Of course, it’s easy to say that business software is good for many types of organizations, mostly because it’s true – effective implementations of ERP and CRM offer too many benefits to ignore. The whole view of the situation is more complicated, however. There is a large selection solutions available on the market and a host of ERP and CRM partners who want to help install these systems. Factors such as upfront and total costs, suitability of individual platforms, and employee engagement with a new type of software all come into play. The most successful implementations address these major issues to make sure the return on investment is realized on an acceptable timeline.
Here’s a look at two common issues that can arise during an implementation, and how they can be addressed:
Finding the right partner
A great CRM or ERP partner can be worth their metaphorical weight in gold.
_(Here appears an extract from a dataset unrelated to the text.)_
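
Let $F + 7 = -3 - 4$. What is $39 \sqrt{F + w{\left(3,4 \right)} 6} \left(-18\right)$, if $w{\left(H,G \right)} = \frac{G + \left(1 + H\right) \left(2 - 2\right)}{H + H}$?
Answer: $- 702 i \sqrt{10} \approx - 2219.9 i$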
Because these types of business software are so complex, it’s rare that a company has the internal experience to accurately and confidently implement them. A great partner will help an organization through the installation process, focusing attention on the three major components: people, process and technology. With the help of a top-level partner, it’s significantly easier to gain insight into how a successful implementation project is structured and to make sure every element of the process is in sync.
In terms of qualities to search for in a partner, businesses should look for experience in their industry and the offering of more than just one or two different types of software. A partner that understands the unique needs of a given market is better able to suggest the modifications, modules and additional software that truly increases the ROI of a business software solution. Having a variety of different platforms available allows a partner to choose the best fit possible for a given implementation instead of trying to force a single system onto any and all clients. One other aspect to consider in this regard is location. Working with a partner that’s in the same general region allows for easier and more frequent in-person interactions, which is a big help for implementations.
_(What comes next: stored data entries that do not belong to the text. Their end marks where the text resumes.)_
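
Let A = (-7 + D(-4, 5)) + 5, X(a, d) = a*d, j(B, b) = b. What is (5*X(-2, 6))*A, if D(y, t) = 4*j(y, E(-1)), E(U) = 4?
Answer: -840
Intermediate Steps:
D(y, t) = 16 (D(y, t) = 4*4 = 16)
A = 14 (A = (-7 + 16) + 5 = 9 + 5 = 14)
(5*X(-2, 6))*A = (5*(-2*6))*14 = (5*(-12))*14 = -60*14 = -840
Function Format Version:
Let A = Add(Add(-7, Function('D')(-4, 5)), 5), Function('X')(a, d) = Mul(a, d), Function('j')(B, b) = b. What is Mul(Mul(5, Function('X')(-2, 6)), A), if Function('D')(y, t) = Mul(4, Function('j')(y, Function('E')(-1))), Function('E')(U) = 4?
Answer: -840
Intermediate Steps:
Function('D')(y, t) = 16 (Function('D')(y, t) = Mul(4, 4) = 16)
A = 14 (A = Add(Add(-7, 16), 5) = Add(9, 5) = 14)
Mul(Mul(5, Function('X')(-2, 6)), A) = Mul(Mul(5, Mul(-2, 6)), 14) = Mul(Mul(5, -12), 14) = Mul(-60, 14) = -840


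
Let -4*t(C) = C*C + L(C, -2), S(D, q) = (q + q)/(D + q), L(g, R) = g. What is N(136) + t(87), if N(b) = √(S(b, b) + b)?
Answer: -1914 + √137 ≈ -1902.3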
Getting employees on board
Employee engagement is a common issue for businesses, and it’s no different when it comes to getting staff members educated and excited about a new business software system. There are plenty of specifics an ERP or CRM partner can help provide guidance for, such as technical education related to everyday use. However, there are a few pointers that can help set the stage for successful engagement. Businesses have to start informing employees early on about the addition of a new system, letting the idea sink in. Organizations also need to explain the benefits of a new system on the companywide and individual levels so staff members can understand how the change will help them and the business as a whole. Another important strategy to keep in mind is providing more than one type of learning material – visual, written, hands-on and other types of strategies – as people learn in many different ways.